Aynı mahkum arkadaşın evinden/ailesinden kısa süre önce isteyip de koğuşa getirttiği bir rüya tabiri kitabı vardı. Muhyiddin-i Arabi hazretlerinin hazırladığı çok değerli bir eserdi. Onu açıp bakınca “Rüyada bir yerde türü belli olmayan kuş görülürse, oraya Azrail (a.s.) gelir. Orada hasta varsa ölür” yazıyordu. Daha önce bunun gibi bir rüya görmemiştim. Bu maddeyi/bilgiyi okuyunca hiç şaşırmadım. İntihar vak’asına işaret ettiğine emin oldum.
Bu mesele aklımda yer etmişti ve tahliye olunca arkadaşlardan bu meseleyi de hızlıca bir araştırmalarını istedim. Aldığım bilgi o ki aslında kötü biri değilmiş, çok çekmiş, çok ağır büyüler yapılmış ve kendi iradesi dışına çıkarılarak, zihin kontrolüne alınarak, intihar gibi görünen bir sonla vefat etmiş.
Birçok kişi meseleye çok başka bakıyor, acımıyor, umursamıyor ve lüzumsuzun biri müstahakını bulmuş gözü ile bakıyorken ben çok farklı tavır almıştım.
Rüyada bir kuşla konuşmanın tabiri ezberimde yoktu. Daha önce hiç görmediğim bir maddeydi. O rüya tabiri kitabında da yoktu. Çıkınca baktım ki rüyada bir kuşla konuşmak, yaşanacak bir nahoş hadise hakkında olgunluk göstermek ve karşı tarafı anlayıp alttan almak demekmiş.
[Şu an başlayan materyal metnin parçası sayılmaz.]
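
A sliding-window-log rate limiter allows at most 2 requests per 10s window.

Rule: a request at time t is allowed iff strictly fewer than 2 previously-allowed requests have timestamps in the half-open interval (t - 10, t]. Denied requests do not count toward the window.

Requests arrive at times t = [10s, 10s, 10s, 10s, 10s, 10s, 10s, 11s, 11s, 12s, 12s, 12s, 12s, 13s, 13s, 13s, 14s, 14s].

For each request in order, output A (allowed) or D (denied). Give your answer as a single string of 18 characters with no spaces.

Answer: AADDDDDDDDDDDDDDDD

Derivation:
Tracking allowed requests in the window:
  req#1 t=10s: ALLOW
  req#2 t=10s: ALLOW
  req#3 t=10s: DENY
  req#4 t=10s: DENY
  req#5 t=10s: DENY
  req#6 t=10s: DENY
  req#7 t=10s: DENY
  req#8 t=11s: DENY
  req#9 t=11s: DENY
  req#10 t=12s: DENY
  req#11 t=12s: DENY
  req#12 t=12s: DENY
  req#13 t=12s: DENY
  req#14 t=13s: DENY
  req#15 t=13s: DENY
  req#16 t=13s: DENY
  req#17 t=14s: DENY
  req#18 t=14s: DENY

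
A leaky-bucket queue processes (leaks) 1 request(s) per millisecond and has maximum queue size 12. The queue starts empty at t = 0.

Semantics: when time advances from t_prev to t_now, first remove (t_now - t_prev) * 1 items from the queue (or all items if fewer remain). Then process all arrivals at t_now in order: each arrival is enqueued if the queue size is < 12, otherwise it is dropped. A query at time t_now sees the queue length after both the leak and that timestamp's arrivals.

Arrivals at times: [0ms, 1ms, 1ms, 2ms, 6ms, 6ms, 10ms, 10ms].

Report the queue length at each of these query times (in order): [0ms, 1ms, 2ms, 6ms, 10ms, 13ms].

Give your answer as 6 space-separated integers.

Queue lengths at query times:
  query t=0ms: backlog = 1
  query t=1ms: backlog = 2
  query t=2ms: backlog = 2
  query t=6ms: backlog = 2
  query t=10ms: backlog = 2
  query t=13ms: backlog = 0

Answer: 1 2 2 2 2 0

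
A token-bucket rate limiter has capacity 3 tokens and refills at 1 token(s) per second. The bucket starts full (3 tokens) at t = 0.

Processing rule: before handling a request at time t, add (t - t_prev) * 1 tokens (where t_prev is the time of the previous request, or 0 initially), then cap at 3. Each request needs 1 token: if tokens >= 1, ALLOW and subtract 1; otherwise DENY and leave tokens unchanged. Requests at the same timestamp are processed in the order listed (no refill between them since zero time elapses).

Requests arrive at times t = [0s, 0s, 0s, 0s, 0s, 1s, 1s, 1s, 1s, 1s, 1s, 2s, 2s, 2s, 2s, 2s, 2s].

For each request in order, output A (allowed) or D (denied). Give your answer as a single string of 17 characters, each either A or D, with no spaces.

Simulating step by step:
  req#1 t=0s: ALLOW
  req#2 t=0s: ALLOW
  req#3 t=0s: ALLOW
  req#4 t=0s: DENY
  req#5 t=0s: DENY
  req#6 t=1s: ALLOW
  req#7 t=1s: DENY
  req#8 t=1s: DENY
  req#9 t=1s: DENY
  req#10 t=1s: DENY
  req#11 t=1s: DENY
  req#12 t=2s: ALLOW
  req#13 t=2s: DENY
  req#14 t=2s: DENY
  req#15 t=2s: DENY
  req#16 t=2s: DENY
  req#17 t=2s: DENY

Answer: AAADDADDDDDADDDDD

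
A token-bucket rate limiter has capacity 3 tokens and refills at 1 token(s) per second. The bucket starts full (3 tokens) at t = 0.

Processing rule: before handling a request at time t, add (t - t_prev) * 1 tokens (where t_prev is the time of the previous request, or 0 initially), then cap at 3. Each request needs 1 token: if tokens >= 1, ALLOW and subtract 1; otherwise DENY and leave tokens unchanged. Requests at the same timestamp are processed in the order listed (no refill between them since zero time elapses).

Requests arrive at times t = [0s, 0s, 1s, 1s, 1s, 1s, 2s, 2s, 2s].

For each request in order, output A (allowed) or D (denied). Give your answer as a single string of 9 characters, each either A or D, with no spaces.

Answer: AAAADDADD

Derivation:
Simulating step by step:
  req#1 t=0s: ALLOW
  req#2 t=0s: ALLOW
  req#3 t=1s: ALLOW
  req#4 t=1s: ALLOW
  req#5 t=1s: DENY
  req#6 t=1s: DENY
  req#7 t=2s: ALLOW
  req#8 t=2s: DENY
  req#9 t=2s: DENY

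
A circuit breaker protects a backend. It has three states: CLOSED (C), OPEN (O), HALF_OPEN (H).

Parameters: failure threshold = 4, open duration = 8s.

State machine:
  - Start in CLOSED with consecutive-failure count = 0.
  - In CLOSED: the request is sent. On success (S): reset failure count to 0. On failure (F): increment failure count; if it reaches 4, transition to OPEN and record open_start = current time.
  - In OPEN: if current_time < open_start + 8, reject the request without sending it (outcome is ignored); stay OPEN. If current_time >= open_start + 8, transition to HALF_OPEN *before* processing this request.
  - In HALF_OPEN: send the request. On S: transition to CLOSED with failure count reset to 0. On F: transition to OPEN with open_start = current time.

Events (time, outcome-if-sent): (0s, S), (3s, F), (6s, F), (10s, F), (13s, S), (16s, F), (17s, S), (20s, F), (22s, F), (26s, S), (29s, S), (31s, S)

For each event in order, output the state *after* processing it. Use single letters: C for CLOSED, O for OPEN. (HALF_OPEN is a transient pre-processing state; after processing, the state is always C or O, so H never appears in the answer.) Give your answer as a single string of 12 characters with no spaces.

State after each event:
  event#1 t=0s outcome=S: state=CLOSED
  event#2 t=3s outcome=F: state=CLOSED
  event#3 t=6s outcome=F: state=CLOSED
  event#4 t=10s outcome=F: state=CLOSED
  event#5 t=13s outcome=S: state=CLOSED
  event#6 t=16s outcome=F: state=CLOSED
  event#7 t=17s outcome=S: state=CLOSED
  event#8 t=20s outcome=F: state=CLOSED
  event#9 t=22s outcome=F: state=CLOSED
  event#10 t=26s outcome=S: state=CLOSED
  event#11 t=29s outcome=S: state=CLOSED
  event#12 t=31s outcome=S: state=CLOSED

Answer: CCCCCCCCCCCC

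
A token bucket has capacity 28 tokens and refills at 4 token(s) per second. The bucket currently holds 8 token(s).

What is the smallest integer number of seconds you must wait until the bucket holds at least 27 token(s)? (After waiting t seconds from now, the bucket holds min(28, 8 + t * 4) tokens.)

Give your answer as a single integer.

Need 8 + t * 4 >= 27, so t >= 19/4.
Smallest integer t = ceil(19/4) = 5.

Answer: 5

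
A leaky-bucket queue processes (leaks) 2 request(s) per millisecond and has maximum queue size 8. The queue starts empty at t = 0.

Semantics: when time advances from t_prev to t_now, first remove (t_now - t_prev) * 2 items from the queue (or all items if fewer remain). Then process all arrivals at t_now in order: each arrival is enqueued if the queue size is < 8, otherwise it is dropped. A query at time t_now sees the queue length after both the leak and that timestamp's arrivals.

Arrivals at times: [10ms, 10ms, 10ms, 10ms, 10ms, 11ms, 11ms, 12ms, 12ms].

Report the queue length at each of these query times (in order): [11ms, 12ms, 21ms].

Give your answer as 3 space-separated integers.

Answer: 5 5 0

Derivation:
Queue lengths at query times:
  query t=11ms: backlog = 5
  query t=12ms: backlog = 5
  query t=21ms: backlog = 0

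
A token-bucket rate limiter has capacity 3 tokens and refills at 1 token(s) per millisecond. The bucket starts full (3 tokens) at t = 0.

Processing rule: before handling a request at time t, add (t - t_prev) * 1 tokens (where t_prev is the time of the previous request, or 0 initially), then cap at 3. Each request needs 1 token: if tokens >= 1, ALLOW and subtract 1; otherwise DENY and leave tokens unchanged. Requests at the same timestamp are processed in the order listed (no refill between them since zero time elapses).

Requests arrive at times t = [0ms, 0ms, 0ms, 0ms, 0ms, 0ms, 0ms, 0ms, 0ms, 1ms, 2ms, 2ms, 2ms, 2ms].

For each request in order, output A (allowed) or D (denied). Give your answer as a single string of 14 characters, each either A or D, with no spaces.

Answer: AAADDDDDDAADDD

Derivation:
Simulating step by step:
  req#1 t=0ms: ALLOW
  req#2 t=0ms: ALLOW
  req#3 t=0ms: ALLOW
  req#4 t=0ms: DENY
  req#5 t=0ms: DENY
  req#6 t=0ms: DENY
  req#7 t=0ms: DENY
  req#8 t=0ms: DENY
  req#9 t=0ms: DENY
  req#10 t=1ms: ALLOW
  req#11 t=2ms: ALLOW
  req#12 t=2ms: DENY
  req#13 t=2ms: DENY
  req#14 t=2ms: DENY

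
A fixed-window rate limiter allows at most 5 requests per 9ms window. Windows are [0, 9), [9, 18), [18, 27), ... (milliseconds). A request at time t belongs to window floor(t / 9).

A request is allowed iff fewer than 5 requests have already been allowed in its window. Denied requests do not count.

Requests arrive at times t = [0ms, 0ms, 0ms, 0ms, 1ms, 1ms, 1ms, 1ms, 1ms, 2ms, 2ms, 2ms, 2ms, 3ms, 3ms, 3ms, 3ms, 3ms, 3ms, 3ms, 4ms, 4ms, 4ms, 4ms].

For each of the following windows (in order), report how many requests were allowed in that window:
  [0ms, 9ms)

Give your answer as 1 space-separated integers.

Processing requests:
  req#1 t=0ms (window 0): ALLOW
  req#2 t=0ms (window 0): ALLOW
  req#3 t=0ms (window 0): ALLOW
  req#4 t=0ms (window 0): ALLOW
  req#5 t=1ms (window 0): ALLOW
  req#6 t=1ms (window 0): DENY
  req#7 t=1ms (window 0): DENY
  req#8 t=1ms (window 0): DENY
  req#9 t=1ms (window 0): DENY
  req#10 t=2ms (window 0): DENY
  req#11 t=2ms (window 0): DENY
  req#12 t=2ms (window 0): DENY
  req#13 t=2ms (window 0): DENY
  req#14 t=3ms (window 0): DENY
  req#15 t=3ms (window 0): DENY
  req#16 t=3ms (window 0): DENY
  req#17 t=3ms (window 0): DENY
  req#18 t=3ms (window 0): DENY
  req#19 t=3ms (window 0): DENY
  req#20 t=3ms (window 0): DENY
  req#21 t=4ms (window 0): DENY
  req#22 t=4ms (window 0): DENY
  req#23 t=4ms (window 0): DENY
  req#24 t=4ms (window 0): DENY

Allowed counts by window: 5

Answer: 5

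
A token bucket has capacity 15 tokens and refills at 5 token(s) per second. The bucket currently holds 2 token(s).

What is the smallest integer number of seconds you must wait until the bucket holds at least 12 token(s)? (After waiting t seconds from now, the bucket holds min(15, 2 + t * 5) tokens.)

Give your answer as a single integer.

Answer: 2

Derivation:
Need 2 + t * 5 >= 12, so t >= 10/5.
Smallest integer t = ceil(10/5) = 2.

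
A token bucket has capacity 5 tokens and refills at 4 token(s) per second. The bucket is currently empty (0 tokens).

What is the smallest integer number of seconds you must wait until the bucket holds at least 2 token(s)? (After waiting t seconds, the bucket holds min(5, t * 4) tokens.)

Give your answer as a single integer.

Need t * 4 >= 2, so t >= 2/4.
Smallest integer t = ceil(2/4) = 1.

Answer: 1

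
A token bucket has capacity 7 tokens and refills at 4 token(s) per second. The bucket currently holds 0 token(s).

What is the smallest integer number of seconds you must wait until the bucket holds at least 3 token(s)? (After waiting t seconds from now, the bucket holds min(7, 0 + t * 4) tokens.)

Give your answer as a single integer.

Need 0 + t * 4 >= 3, so t >= 3/4.
Smallest integer t = ceil(3/4) = 1.

Answer: 1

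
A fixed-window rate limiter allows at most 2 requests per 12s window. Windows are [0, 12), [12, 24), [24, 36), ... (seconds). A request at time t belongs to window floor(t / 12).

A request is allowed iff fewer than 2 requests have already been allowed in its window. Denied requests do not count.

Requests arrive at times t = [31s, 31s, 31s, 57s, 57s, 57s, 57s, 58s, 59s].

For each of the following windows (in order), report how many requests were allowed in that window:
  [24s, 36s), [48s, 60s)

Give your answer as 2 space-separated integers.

Processing requests:
  req#1 t=31s (window 2): ALLOW
  req#2 t=31s (window 2): ALLOW
  req#3 t=31s (window 2): DENY
  req#4 t=57s (window 4): ALLOW
  req#5 t=57s (window 4): ALLOW
  req#6 t=57s (window 4): DENY
  req#7 t=57s (window 4): DENY
  req#8 t=58s (window 4): DENY
  req#9 t=59s (window 4): DENY

Allowed counts by window: 2 2

Answer: 2 2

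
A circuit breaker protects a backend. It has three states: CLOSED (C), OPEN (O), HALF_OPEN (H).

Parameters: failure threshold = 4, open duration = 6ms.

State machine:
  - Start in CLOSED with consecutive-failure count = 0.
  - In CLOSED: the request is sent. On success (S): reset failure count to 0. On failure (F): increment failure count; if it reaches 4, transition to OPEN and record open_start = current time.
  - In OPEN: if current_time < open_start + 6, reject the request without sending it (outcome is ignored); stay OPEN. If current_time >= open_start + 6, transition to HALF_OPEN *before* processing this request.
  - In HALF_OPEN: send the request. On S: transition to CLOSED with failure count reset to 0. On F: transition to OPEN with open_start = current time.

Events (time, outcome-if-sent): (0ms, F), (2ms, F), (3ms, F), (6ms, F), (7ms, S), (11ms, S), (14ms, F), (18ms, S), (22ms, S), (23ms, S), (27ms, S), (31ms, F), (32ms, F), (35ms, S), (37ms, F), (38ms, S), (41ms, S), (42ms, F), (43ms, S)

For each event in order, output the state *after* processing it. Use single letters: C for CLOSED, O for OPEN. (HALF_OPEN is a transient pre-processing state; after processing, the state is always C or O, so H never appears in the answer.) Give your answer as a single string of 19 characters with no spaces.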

Şu ülkede ve şu dünyada, aslında iyi niyetli ve mazlum olan çok sayıda insanın büyülerle intihara sevk edildiğini bilmek ne kadar acı… Hazret-i Musa devri gibi bir devir yaşıyoruz.

Hangi dala el attıysa kurutulmuş!
Bir zaman gelmiş, hayatında bir anda her şey olumsuz yönde değişmeye başlamış.
Hangi dala el attıysa kurumuş. Çok mücadele vermiş, toparlamak istemiş, iyi niyetle sebeplere uymak ve darlıklardan çıkmak istemiş ama her işin sonu hep kesik olmuş.
İşleri bozulmuş, yuvası yıkılmış, itibarı sarsılmış, ruh ve beden sağlığı bozulmuş. Bütün bunlara da kendisine yapılan büyüler sebep olmuş. Temiz niyetli ve mücadeleci birisi olduğu halde umursamaz, bir baltaya sap olmaz biri gibi görülür olmuş. Bir süre sonra ister istemez yalnızlaşmış. Yaşadıklarına büyülerin sebep olduğunu anlayamamış. Bazı zamanlar, büyü ile zihin kontrolünde iken hiç istemediği, asla yapmayacağı şeyler yaptırılmış ve suçlar işletilmiş. Hayatı tamamen mahvolsun diye cezaevine sürüklenmiş. Kendi eli ile kendi bedenine zararlar vermesi sağlanmış. Kesikler atmış.
Ve cezaevinde de rahat bırakılmayıp intihar gibi görünen bir halde öldürülmüş. Bu kadar iç yakan bu hadisede, duyunca insanı dağlayan bir sarsıcı gerçek de şu ki bu mazlum kardeşimize bu fenalığı, bu büyüyü öz kardeşi yaptırmış. Kardeşi, kendisinin güleç yüzlü, halim-selim, iyi niyetli, sevilen birisi olmasına çok haset etmiş.
Gördüğüm o rüyada, o mazlum kardeşimizin yüksek bir manevi derece ve şehadet mertebesi ile alemi değiştiğine de işaret var. Allah şefaatine nail eylesin. Ona bunu yapanları, yaptıranları ibret-i alem eylesin.